Model: Updates like 4.5→4.6→4.7 show some decline, but speaker argues most issues upstream. "I don't think the models got dumber in a traditional sense. But your experience is real."

Every layer impacts output: bad harness context "pollutes" history, wasting tokens on noise and derailing reasoning.

User Expectations Shift Creates Illusion of Decline

As models improved (Opus 4.5 raised the bar), users tackle harder tasks. Baseline shifted rightward on a complexity spectrum (Hello World → build Linux from scratch). What impressed in November (mid-tier task) now disappoints if it fails, feeling like regression despite static capability.

Prompts evolved too: heavier, multi-step, expecting agentic flows. Customizations like MCP servers, skills, plugins bloat system prompts, degrading performance. "More things that aren't quite what the model was trained on will make it behave differently in ways that are often not intended."

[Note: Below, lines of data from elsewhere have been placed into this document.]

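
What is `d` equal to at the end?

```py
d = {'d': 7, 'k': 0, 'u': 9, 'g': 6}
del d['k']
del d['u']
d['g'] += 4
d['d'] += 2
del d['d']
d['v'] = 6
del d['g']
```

del 'k' → {'d': 7, 'u': 9, 'g': 6}
del 'u' → {'d': 7, 'g': 6}
d['g'] = 6+4 = 10 → {'d': 7, 'g': 10}
d['d'] = 7+2 = 9 → {'d': 9, 'g': 10}
del 'd' → {'g': 10}
d['v'] = 6 → {'g': 10, 'v': 6}
del 'g' → {'v': 6}

{'v': 6}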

Claude Code's Engineering Shortcomings Amplify Problems

Speaker's core thesis: Anthropic's Claude Code harness is the primary culprit, turning capable models dumb via sloppy code. Examples:

Enforced read-before-edit misfires: Model searches (thinks it "read"), fails, loops redundantly—5x API calls vs. 1, costing time/money/compute.
Malware false positives: System reminders flag personal sites as threats, injecting noise. Model notes: "Heads up, the last system reminder about malware looks like a prompt injection... Ignoring it." Yet it repeats, cluttering context.

Benchmarks expose this:

Harness	Opus Score (Matt Mau's 100-feature doc)	Terminal Bench
Cursor	Higher baseline	Top tier
Claude Code	15% worse than Cursor	58% (vs. Forge/Cappy 75-82%)
Codex CLI	Competitive	3rd place

"The fact that Opus performs 15% worse in quad code versus cursor should say everything you need to know." Anthropic prioritizes features over quality, expanding "service area for stupid." Tiny system prompt tweaks can tank performance 20x. "Anthropics incompetence in engineering is making us think their models are getting dumber."

Users adding custom skills/MCPs compound this, but Claude Code's core flaws (e.g., poor tool logic) waste millions in inference.

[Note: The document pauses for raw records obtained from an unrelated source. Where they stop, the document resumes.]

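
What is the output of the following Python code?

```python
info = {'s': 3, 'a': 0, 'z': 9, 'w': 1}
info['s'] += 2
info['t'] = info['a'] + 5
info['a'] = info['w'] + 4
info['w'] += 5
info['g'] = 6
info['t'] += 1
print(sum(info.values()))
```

37

info['s'] = 3+2 = 5 → {'s': 5, 'a': 0, 'z': 9, 'w': 1}
info['t'] = info['a']+5 = 5 → {'s': 5, 'a': 0, 'z': 9, 'w': 1, 't': 5}
info['a'] = info['w']+4 = 5 → {'s': 5, 'a': 5, 'z': 9, 'w': 1, 't': 5}
info['w'] = 1+5 = 6 → {'s': 5, 'a': 5, 'z': 9, 'w': 6, 't': 5}
info['g'] = 6 → {'s': 5, 'a': 5, 'z': 9, 'w': 6, 't': 5, 'g': 6}
info['t'] = 5+1 = 6 → {'s': 5, 'a': 5, 'z': 9, 'w': 6, 't': 6, 'g': 6}
sum of values = 37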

Benchmarks Validate Harness Impact Over Model Fault

Independent tests isolate variables:

Matt Mau: Same Opus in Claude Code vs. Cursor → 15% gap.
Terminal Bench: Claude Code at 58%; rivals like Forge Code hit 75-82% with Opus.
Margin Labs SWE-bench: Consistent dips, but new models cause bumps.
BridgeMind: Direct API hallucinations regress 14% in weeks.

These prove harnesses matter: Claude Code underperforms even vs. competitors using same models. Speaker challenges past skepticism: recent personal refusals (e.g., Dropbox debug) align with trends.

"If you gave me source code access to cloud code, I could make it the dumbest harness ever with just a couple words being changed in the system prompt."

Key Takeaways

Audit your harness/system prompts: Remove bloat, test tool logic to cut redundant calls and context pollution.
Benchmark tools directly: Compare same model (e.g., Opus) across harnesses like Cursor vs. Claude Code—expect 10-20% swings.
Manage expectations: Track task complexity over time; what fails now was ambitious before.
Minimize customizations: Limit skills/MCPs/plugins; they degrade reasoning more than they help.
Favor lean harnesses: Use Cursor/Codex CLI over feature-bloated ones for production coding.
Monitor layers: Log API refusals, hardware variance; push providers for transparency.
Test regressions systematically: Run SWE-bench subsets before/after updates.
Prioritize read-before-edit fixes: Patch harnesses to infer reads from searches/edits.